Это значит, что Шаффа сможет стать ее отцом. Он уже и так во всем ее отец. Нэссун не думает об этом многословно, поскольку есть в ней самой и ее жизни то, чему она еще не готова противостоять. (Очень скоро это изменится.) Но это в ее голове.
– Это значит, что я утрачу большую часть силы и здоровья, – говорит он в ответ на ее молчаливое желание. – Больше я не смогу тебя защищать, малышка. – Взгляд его устремляется на хижину Стражей, и тогда она понимает. Умбра и Нида ее убьют.
Попытаются, думает она.
Он склоняет голову набок; конечно же, он сразу улавливает ее непокорное намерение.
– С двумя тебе не справиться, Нэссун. Даже ты не так сильна. У них есть приемы, которых ты еще не видела. Умения, которые… – У него снова встревоженный вид. – Не хочу вспоминать, что они способны с тобой сделать.
Нэссун старается не выпячивать нижнюю губу. Ее мать всегда говорила, что она дуется, а дуться и хныкать – это для малышей.

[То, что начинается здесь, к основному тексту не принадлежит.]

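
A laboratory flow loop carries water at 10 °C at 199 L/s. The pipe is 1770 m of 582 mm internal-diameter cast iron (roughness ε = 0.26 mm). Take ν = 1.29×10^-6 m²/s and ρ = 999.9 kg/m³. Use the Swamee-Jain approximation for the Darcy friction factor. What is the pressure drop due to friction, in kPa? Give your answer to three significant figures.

Δp ≈ 15.2 kPa

V = 4Q/(πD²) = 4·0.199/(π·0.582²) = 0.7480 m/s
Re = VD/ν = 0.7480·0.582/1.29×10^-6 = 3.37×10^5 → turbulent
ε/D = 0.26/582 = 4.47×10^-4
Swamee-Jain: f = 0.01786
h_f = f(L/D)V²/(2g) = 0.01786·(1770/0.582)·0.7480²/(2·9.81) = 1.549 m
Δp = ρg·h_f = 999.9·9.81·1.549 = 15.20 kPa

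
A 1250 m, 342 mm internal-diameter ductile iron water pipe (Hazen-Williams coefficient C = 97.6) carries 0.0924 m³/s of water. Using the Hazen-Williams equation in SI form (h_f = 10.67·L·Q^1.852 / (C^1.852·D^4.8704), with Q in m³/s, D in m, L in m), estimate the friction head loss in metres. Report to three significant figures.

h_f = 10.67·1250·0.0924^1.852 / (97.6^1.852·0.342^4.8704) = 6.230 m

h_f ≈ 6.23 m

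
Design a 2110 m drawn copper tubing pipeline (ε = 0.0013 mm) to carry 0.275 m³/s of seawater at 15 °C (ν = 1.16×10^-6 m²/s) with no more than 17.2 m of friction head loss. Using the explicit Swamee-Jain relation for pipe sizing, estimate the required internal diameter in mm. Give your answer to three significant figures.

D ≈ 398 mm

Swamee-Jain (Type III): D = 0.66·[ε^1.25·(LQ²/(gh_f))^4.75 + ν·Q^9.4·(L/(gh_f))^5.2]^0.04
LQ²/(gh_f) = 0.9457; L/(gh_f) = 12.51
Term 1 = ε^1.25·(…)^4.75 = 3.37×10^-8; Term 2 = ν·Q^9.4·(…)^5.2 = 3.16×10^-6
D = 0.66·(3.37×10^-8 + 3.16×10^-6)^0.04 = 0.3978 m = 398 mm
Check: V = 2.21 m/s, Re = 7.59×10^5, f = 0.01224, h_f = 16.2 m ≈ 17.2 m ✓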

– Не надо отказываться ради меня. – Она может позаботиться о себе.
– Я и не отказываюсь. Я говорю об этом лишь в надежде, что твое чувство самосохранения поможет тебя убедить. Но что до меня, я не хочу становиться слабым, больным и умирать, Нэссун, что случится, если ты вынешь этот камень. Я старше, чем ты думаешь… – На миг возвращается этот расплывчатый взгляд. По нему она понимает, что он не помнит, насколько он стар. – Старше, чем я сам осознаю. Без этого сердечника время настигнет меня. Через пару месяцев я стану стариком, обменявшим боль от сердечника на страдания дряхлости. А потом я умру.

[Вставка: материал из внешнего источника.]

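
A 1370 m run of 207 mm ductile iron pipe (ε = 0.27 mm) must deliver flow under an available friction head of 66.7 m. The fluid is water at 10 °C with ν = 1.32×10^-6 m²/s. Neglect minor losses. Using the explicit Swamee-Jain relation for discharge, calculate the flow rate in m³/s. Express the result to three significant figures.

Swamee-Jain (Type II): Q = -0.965·√(gD⁵h_f/L)·ln[ε/(3.7D) + √(3.17ν²L/(gD³h_f))]
√(gD⁵h_f/L) = √(9.81·0.207⁵·66.7/1370) = 0.01347
ε/(3.7D) = 3.53×10^-4; √(3.17ν²L/(gD³h_f)) = 3.61×10^-5
Q = -0.965·0.01347·ln(3.886×10^-4) = 0.1021 m³/s
Check: V = 3.03 m/s, Re = 4.76×10^5, f = 0.02161, h_f = 67.1 m ≈ 66.7 m ✓

Q ≈ 0.102 m³/s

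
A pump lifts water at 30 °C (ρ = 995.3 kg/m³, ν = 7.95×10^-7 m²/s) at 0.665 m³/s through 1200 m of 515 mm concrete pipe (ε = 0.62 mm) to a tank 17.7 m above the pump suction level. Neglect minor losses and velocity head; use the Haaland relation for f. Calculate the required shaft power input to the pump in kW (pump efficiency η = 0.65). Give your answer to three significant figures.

P_shaft ≈ 427 kW

V = 4Q/(πD²) = 3.192 m/s; Re = 2.07×10^6; ε/D = 0.00120; f = 0.02071
h_f = f(L/D)V²/2g = 25.06 m
Total head H = z + h_f = 17.7 + 25.06 = 42.76 m
P_hyd = ρgQH = 995.3·9.81·0.665·42.76 = 277.7 kW
P_shaft = P_hyd/η = 277.7/0.65 = 427.2 kW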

– Ты этого не знаешь. – Ее немного трясет. Горло болит.
– Знаю. Я видел, как это происходит, малышка. И когда это случается, это не милосердие, это жестокость. – Глаза Шаффы сужаются, словно ему приходится вглядываться в воспоминания. Затем он переводит взгляд на нее. – Моя Нэссун. Неужели я сделал тебе так больно?
Нэссун разражается слезами. Она не совсем уверена из-за чего, разве что… разве что потому, что она так этого хотела, так ради этого старалась. Она хотела сделать орогенией что-нибудь хорошее, после того как уже наделала при ее помощи столько ужасных вещей, – и она хотела сделать это для него. Он единственный человек в мире, который понимает ее, любит ее за то, что она есть, защищает ее, несмотря на то что она есть.
Шаффа вздыхает и сажает Нэссун себе на колени, где она обнимает его и долго рыдает у него на плече, не думая о том, что они на виду.
Отрыдавшись, она понимает, что он все так же крепко обнимает ее. Серебро ожило в нем и жжет, поскольку она так близко. Его пальцы у нее на затылке, и для него было бы так просто сдавить и расплющить ее сэссапины, убить ее одним тычком. Он не делает этого. Он борется с этим позывом все это время. Он лучше перенесет боль, рискнет, чем позволит ей помочь себе, и хуже этого ничего в мире нет.
Она стискивает челюсти и вцепляется в его рубашку на спине. Танцует с серебром, течет вместе с ним. Сапфир близко. Если она сможет объединить два потока, все будет быстро. Четкий, хирургический рывок.